Step 1:By 2: last digit 0 is even ✓

Step 2:By 3: digit sum 2+5+2+0 = 9, divisible by 3 ✓

Step 3:By 5: last digit is 0 ✓

Step 4:By 7: 2520/7 = 360 ✓

Step 5:By 9: digit sum 9, divisible by 9 ✓

Step 6:2520 = 2³ × 3² × 5 × 7, divisible by all of 1-10

2520 is divisible by every integer from 1 to 10

Common Mistakes & Tips

!Confusing the digit sum rule for 3 with the rule for 9 — both use digit sums, but with different divisors.
!Applying the last-digit rule (for 2, 5) to divisors like 3 or 7 where it doesn't work.
!Thinking a number divisible by 2 and 3 is automatically divisible by 6 × 2 = 12 — it's divisible by 6, but 12 requires divisibility by 4 as well.
!Forgetting to check the alternating sum rule correctly for 11.

Related Concepts

Modulo

Divisibility is checking if the modulo result is zero.

Digital Root

Related to the digit sum used in divisibility tests for 3 and 9.

Prime Number

Divisibility tests help identify prime vs composite numbers.

Used in These Calculators

Calculators that build on or apply the concepts from this page:

Digital Root Calculator

Modulo Calculator

Prime Number Calculator

Remainder Calculator

Frequently Asked Questions

Why does the digit sum test work for 3 and 9?

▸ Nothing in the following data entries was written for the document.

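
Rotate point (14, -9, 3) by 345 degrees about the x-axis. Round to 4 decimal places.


x' = 14
y' = -9*cos(345) - 3*sin(345) = -7.9169
z' = -9*sin(345) + 3*cos(345) = 5.2271

(14, -7.9169, 5.2271)


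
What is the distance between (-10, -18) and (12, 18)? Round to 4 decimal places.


d = sqrt((12--10)^2 + (18--18)^2) = 42.19

42.19


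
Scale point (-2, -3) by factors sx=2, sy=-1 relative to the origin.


Scaling: (x*sx, y*sy) = (-2*2, -3*-1) = (-4, 3)

(-4, 3)


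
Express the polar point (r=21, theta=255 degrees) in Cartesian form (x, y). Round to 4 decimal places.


x = 21 * cos(255) = -5.4352
y = 21 * sin(255) = -20.2844

(-5.4352, -20.2844)


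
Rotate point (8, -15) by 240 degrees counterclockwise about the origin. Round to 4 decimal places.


x' = 8*cos(240) - -15*sin(240) = -16.9904
y' = 8*sin(240) + -15*cos(240) = 0.5718

(-16.9904, 0.5718)


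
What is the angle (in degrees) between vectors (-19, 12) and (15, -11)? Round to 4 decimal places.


dot = -19*15 + 12*-11 = -417
|u| = 22.4722, |v| = 18.6011
cos(angle) = -0.9976
angle = 176.0218 degrees

176.0218 degrees


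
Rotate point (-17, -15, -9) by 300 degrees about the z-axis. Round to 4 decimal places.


x' = -17*cos(300) - -15*sin(300) = -21.4904
y' = -17*sin(300) + -15*cos(300) = 7.2224
z' = -9

(-21.4904, 7.2224, -9)


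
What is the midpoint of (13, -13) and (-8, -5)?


Midpoint = ((13+-8)/2, (-13+-5)/2) = (2.5, -9)

(2.5, -9)


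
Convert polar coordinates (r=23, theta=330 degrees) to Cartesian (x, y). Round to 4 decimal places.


x = 23 * cos(330) = 19.9186
y = 23 * sin(330) = -11.5

(19.9186, -11.5)


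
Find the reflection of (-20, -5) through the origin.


Reflection through origin: (x, y) -> (-x, -y)
(-20, -5) -> (20, 5)

(20, 5)


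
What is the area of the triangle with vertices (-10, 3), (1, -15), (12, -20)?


Area = |x1(y2-y3) + x2(y3-y1) + x3(y1-y2)| / 2
= |-10*(-15--20) + 1*(-20-3) + 12*(3--15)| / 2
= 71.5

71.5


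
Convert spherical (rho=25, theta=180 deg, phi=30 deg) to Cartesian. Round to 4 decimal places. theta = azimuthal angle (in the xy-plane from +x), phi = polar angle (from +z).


x = 25 * sin(30) * cos(180) = -12.5
y = 25 * sin(30) * sin(180) = 0
z = 25 * cos(30) = 21.6506

(-12.5, 0, 21.6506)


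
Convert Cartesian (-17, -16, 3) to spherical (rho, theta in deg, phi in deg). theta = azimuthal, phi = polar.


rho = sqrt((-17)^2 + (-16)^2 + 3^2) = 23.5372
theta = atan2(-16, -17) = 223.2643 deg
phi = acos(3/23.5372) = 82.6773 deg

rho = 23.5372, theta = 223.2643 deg, phi = 82.6773 deg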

Because 10 ≡ 1 (mod 3) and 10 ≡ 1 (mod 9). Therefore 10^k ≡ 1 for any k, which means a number's remainder when divided by 3 or 9 equals the remainder of its digit sum.

Is there a simple divisibility test for 7?

Yes, but it's less intuitive: take the last digit, double it, and subtract from the remaining number. Repeat until you can easily check divisibility. For example, 203 → 20 − 6 = 14, and 14 is divisible by 7, so 203 is too.